Se le colocó en una cápsula espacial con destino a la luna. La nave no
aterrizaba ahí, sino que circunvalaba el satélite y regresaba al mismo
lugar. Le preguntaron entonces qué tal el viaje. Según consta en los
registros y, tras cagarse en la madre de todos los presentes, el
astronauta describió
el trayecto como interminable, bastante incómodo, sobre todo porque se
habían dejado un par de monos dentro. Repitieron el proceso unas cuantas
veces más. En total, enviaron al isleño ciento cuarenta veces a la
luna. Las últimas veces, y como ya comenzaban a recortar fondos para el
proyecto, se limitaban a meterle en la cápsula y zarandearla simulando
el despegue. Luego le dejaban ahí dentro una semana. El caso es
que, al final, resultó que hasta le gustaba. El hombre aseguraba que el
tiempo le pasaba volando, y eso que no tenía referencias visuales, al
carecer de
ventanas. La conclusión de la investigación, que en el equivalente de
aquella época costó unos seis mil millones de euros, fue que cuantas más
veces viajas a un sitio más corto se te hace el trayecto. Bien, ese
estudio es
extrapolable en la actualidad al preocupante aceleramiento de nuestros días. Por lo tanto, se trata
de cambiar el paisaje que transitamos a diario para impedir el efecto
"zastrip" o "tren bala" . Veamos cómo:
"Debemos cambiar el paisaje que transitamos a diario para impedir el efecto
zastrip o tren bala"
- Podemos enviar anónimos a la comisaría acusándonos de narcotraficantes o falsificadores de moneda. Ser objeto de una investigación policial aportará un estimulante toque a nuestra vida.

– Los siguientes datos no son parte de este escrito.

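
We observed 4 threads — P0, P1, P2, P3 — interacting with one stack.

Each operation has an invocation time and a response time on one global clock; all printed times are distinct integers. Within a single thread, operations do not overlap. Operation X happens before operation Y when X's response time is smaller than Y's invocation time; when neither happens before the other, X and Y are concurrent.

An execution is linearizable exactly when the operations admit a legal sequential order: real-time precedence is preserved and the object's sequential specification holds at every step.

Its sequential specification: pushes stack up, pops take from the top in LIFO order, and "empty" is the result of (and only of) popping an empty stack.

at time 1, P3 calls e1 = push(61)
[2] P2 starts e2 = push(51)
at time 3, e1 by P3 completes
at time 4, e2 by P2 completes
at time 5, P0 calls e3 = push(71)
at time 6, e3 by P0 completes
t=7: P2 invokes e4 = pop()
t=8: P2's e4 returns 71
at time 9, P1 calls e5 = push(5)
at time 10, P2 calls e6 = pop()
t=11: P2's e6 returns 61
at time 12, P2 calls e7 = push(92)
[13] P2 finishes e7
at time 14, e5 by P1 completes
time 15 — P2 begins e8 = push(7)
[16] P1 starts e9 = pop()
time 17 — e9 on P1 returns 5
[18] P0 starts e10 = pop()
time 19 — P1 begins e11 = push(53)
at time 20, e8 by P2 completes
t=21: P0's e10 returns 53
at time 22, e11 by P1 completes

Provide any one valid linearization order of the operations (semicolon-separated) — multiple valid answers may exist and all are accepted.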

- También ayuda mucho desarrollar múltiples personalidades. Para familiarizarnos con el tema podemos apuntarnos a un club amateur de teatro o dedicarnos a leer críticas de libros en Amazon y otros portales, donde muchas de ellas pertenecen al propio autor, capaz de simular con pericia diferentes identidades.

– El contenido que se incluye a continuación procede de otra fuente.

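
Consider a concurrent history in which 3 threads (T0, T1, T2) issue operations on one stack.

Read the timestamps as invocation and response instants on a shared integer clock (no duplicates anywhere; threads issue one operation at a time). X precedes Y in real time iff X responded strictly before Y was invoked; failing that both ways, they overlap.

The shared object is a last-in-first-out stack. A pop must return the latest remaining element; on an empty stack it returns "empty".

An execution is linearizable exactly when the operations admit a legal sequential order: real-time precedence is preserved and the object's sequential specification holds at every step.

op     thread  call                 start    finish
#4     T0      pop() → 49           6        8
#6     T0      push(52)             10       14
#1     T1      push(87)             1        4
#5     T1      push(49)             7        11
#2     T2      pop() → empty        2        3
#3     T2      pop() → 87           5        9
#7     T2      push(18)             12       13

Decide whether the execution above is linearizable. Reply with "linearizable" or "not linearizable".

one valid linearization: #2, #1, #3, #5, #4, #6, #7
step 1: #2 pop() → empty — stack <>
step 2: #1 push(87) — stack <87>
step 3: #3 pop() → 87 — stack <>
step 4: #5 push(49) — stack <49>
step 5: #4 pop() → 49 — stack <>
step 6: #6 push(52) — stack <52>
step 7: #7 push(18) — stack <52,18>

linearizable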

- Por último, y ya que lo principal es huir de la rutina, nos queda la opción de intercambiar nuestro trabajo con el de los amigos. De esta manera, un día irás a la oficina, al otro podrías defender a alguien en un juicio o incluso presidir la vista, el miércoles operaríamos a un famoso deportista de élite y el jueves a patrullar las calles en busca de chorizos.

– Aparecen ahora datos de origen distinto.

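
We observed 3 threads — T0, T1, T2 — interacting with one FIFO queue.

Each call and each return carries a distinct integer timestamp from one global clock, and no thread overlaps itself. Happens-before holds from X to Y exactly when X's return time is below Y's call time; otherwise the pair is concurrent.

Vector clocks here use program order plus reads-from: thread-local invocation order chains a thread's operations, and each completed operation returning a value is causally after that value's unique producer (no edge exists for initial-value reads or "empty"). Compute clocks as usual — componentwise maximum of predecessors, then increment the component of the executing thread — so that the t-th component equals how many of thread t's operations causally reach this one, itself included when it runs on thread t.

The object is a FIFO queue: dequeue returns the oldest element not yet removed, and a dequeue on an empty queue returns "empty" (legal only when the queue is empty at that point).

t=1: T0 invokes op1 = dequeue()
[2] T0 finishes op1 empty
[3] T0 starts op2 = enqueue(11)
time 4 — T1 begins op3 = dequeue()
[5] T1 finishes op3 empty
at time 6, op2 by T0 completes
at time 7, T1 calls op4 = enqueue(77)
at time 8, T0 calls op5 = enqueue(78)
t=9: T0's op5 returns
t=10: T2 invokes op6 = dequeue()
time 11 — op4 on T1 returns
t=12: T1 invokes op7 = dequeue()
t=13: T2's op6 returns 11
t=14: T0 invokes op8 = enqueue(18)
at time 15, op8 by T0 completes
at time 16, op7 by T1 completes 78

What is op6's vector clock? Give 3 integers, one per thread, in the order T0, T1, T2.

(2, 0, 1)

VC(op3, invoked at 4): no causal predecessors; +1 on T1 → (0, 1, 0)
VC(op1, invoked at 1): no causal predecessors; +1 on T0 → (1, 0, 0)
VC(op4, invoked at 7): max of VC(op3)=(0, 1, 0), then +1 on thread T1 → (0, 2, 0)
VC(op2, invoked at 3): max of VC(op1)=(1, 0, 0), then +1 on thread T0 → (2, 0, 0)
VC(op6, invoked at 10): max of VC(op2)=(2, 0, 0), then +1 on thread T2 → (2, 0, 1)
VC(op5, invoked at 8): max of VC(op2)=(2, 0, 0), then +1 on thread T0 → (3, 0, 0)
VC(op8, invoked at 14): max of VC(op5)=(3, 0, 0), then +1 on thread T0 → (4, 0, 0)
VC(op7, invoked at 12): max of VC(op4)=(0, 2, 0), VC(op5)=(3, 0, 0), then +1 on thread T1 → (3, 3, 0)
target: VC(op6) = (2, 0, 1)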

Algunos argumentarán que en algunas de estas profesiones no existe el factor rutina. Error. Hasta Mick Jagger se aburre (manual de uso - estrella pop-rock).
Otros,
aún más listos, advertirán del riesgo de acometer ciertos trabajos sin
la debida cualificación. Pongámonos en lo peor. Si alguien termina en la
cárcel por hacer caso de este manual... . Bueno, ahí el tiempo sí que
pasa despacio y, en definitiva, era eso lo que buscábamos, ¿no?